The announcement, according to The Jerusalem Post, was made Monday and confirmed that Mehta would end his nearly 50 years with the ensemble in October 2019. The 80-year-old Indian-born conductor made numerous recordings with the group throughout his tenure, including a legendary recording of a live performance of Verdi’s Requiem with Martina Arroyo, Shirley Verrett, Richard Tucker and Bonaldo Giaotti in 1968. There was also a recording of Verdi Arias with Andrea Bocelli and another with Leontyne Price as well as an album of operatic overtures and excerpts.
Mehta also championed Israel composers with the orchestra and conducted numerous symphonic works ranging from Beethoven and Mozart to Tchaikovsky and Sibelius.
The orchestra gave its first concert in 1936, the same year Mehta was born. He first conducted the group in 1961 and became its music director in 1977. The organization made him music director for life in 1981. Mehta has launched many peace initiatives and, according to Times of India, has dreamed of seeing a Palestinian place in the orchestra.

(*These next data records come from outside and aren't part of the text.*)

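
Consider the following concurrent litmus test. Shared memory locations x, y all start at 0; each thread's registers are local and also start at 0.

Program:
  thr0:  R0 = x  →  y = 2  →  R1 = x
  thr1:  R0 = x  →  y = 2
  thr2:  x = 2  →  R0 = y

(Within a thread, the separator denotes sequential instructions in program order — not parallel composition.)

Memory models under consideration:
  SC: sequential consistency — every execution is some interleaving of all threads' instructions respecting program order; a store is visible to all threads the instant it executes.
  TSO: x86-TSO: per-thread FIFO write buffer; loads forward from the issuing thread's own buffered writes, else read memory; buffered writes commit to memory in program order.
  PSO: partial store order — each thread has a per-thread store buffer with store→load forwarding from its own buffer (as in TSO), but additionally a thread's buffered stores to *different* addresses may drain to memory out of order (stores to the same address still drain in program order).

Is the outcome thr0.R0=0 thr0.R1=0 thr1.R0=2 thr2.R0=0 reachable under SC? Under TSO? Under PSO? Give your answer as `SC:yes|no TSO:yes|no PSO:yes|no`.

SC:no TSO:yes PSO:yes

outcome vector order: (thr0.R0,thr0.R1,thr1.R0,thr2.R0)
SC: 10 outcomes — {0/0/0/2, 0/0/2/2, 0/2/0/0, 0/2/0/2, 0/2/2/0, 0/2/2/2, 2/2/0/0, 2/2/0/2, 2/2/2/0, 2/2/2/2}
TSO: 12 outcomes — {0/0/0/0, 0/0/0/2, 0/0/2/0, 0/0/2/2, 0/2/0/0, 0/2/0/2, 0/2/2/0, 0/2/2/2, 2/2/0/0, 2/2/0/2, 2/2/2/0, 2/2/2/2}
PSO: 12 outcomes — {0/0/0/0, 0/0/0/2, 0/0/2/0, 0/0/2/2, 0/2/0/0, 0/2/0/2, 0/2/2/0, 0/2/2/2, 2/2/0/0, 2/2/0/2, 2/2/2/0, 2/2/2/2}
target 0/0/2/0 ∈ {TSO,PSO}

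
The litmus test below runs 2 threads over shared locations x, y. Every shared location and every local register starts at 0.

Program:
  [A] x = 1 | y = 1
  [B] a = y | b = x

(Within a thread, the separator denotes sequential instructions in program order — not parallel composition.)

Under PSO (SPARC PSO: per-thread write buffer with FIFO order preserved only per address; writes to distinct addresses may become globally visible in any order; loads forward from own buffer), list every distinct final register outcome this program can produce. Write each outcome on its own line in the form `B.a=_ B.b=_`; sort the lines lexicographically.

outcome vector order: (B.a,B.b)
|PSO outcomes| = 4

B.a=0 B.b=0
B.a=0 B.b=1
B.a=1 B.b=0
B.a=1 B.b=1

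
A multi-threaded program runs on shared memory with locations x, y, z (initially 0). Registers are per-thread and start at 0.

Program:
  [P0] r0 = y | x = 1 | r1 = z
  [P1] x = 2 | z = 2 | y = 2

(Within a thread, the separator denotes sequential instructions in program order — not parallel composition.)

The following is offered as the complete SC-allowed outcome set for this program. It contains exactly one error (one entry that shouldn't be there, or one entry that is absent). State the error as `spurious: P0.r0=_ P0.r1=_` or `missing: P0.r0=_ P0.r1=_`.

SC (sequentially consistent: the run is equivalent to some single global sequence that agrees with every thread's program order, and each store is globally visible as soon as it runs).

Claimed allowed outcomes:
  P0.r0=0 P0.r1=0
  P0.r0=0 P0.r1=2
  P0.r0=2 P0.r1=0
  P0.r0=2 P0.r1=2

spurious: P0.r0=2 P0.r1=0

outcome vector order: (P0.r0,P0.r1)
SC: 3 outcomes — {<0 0>; <0 2>; <2 2>}
claimed∖SC = {<2 0>}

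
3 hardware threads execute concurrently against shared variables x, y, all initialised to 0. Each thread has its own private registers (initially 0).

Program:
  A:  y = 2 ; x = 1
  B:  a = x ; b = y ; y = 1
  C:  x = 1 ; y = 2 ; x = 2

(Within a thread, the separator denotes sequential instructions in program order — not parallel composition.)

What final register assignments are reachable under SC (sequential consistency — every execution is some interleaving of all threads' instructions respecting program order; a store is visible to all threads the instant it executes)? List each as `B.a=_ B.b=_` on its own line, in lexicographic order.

B.a=0 B.b=0
B.a=0 B.b=2
B.a=1 B.b=0
B.a=1 B.b=2
B.a=2 B.b=2

outcome vector order: (B.a,B.b)
|SC outcomes| = 5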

Mehta is also the main conductor for the Valencia Opera and the chief conductor for Maggio Musicale Fiorentino. His upcoming engagements in 2017 include performances of Verdi’s “Falstaff” in Milan, Strauss’ “Die Frau ohne Schatten” in Berlin, Verdi’s “Don Carlos” in Florence, Mozart’s “Die Entfuhrung aus dem Serail” in Milan and Beethoven’s “Fidelio” in Napoli.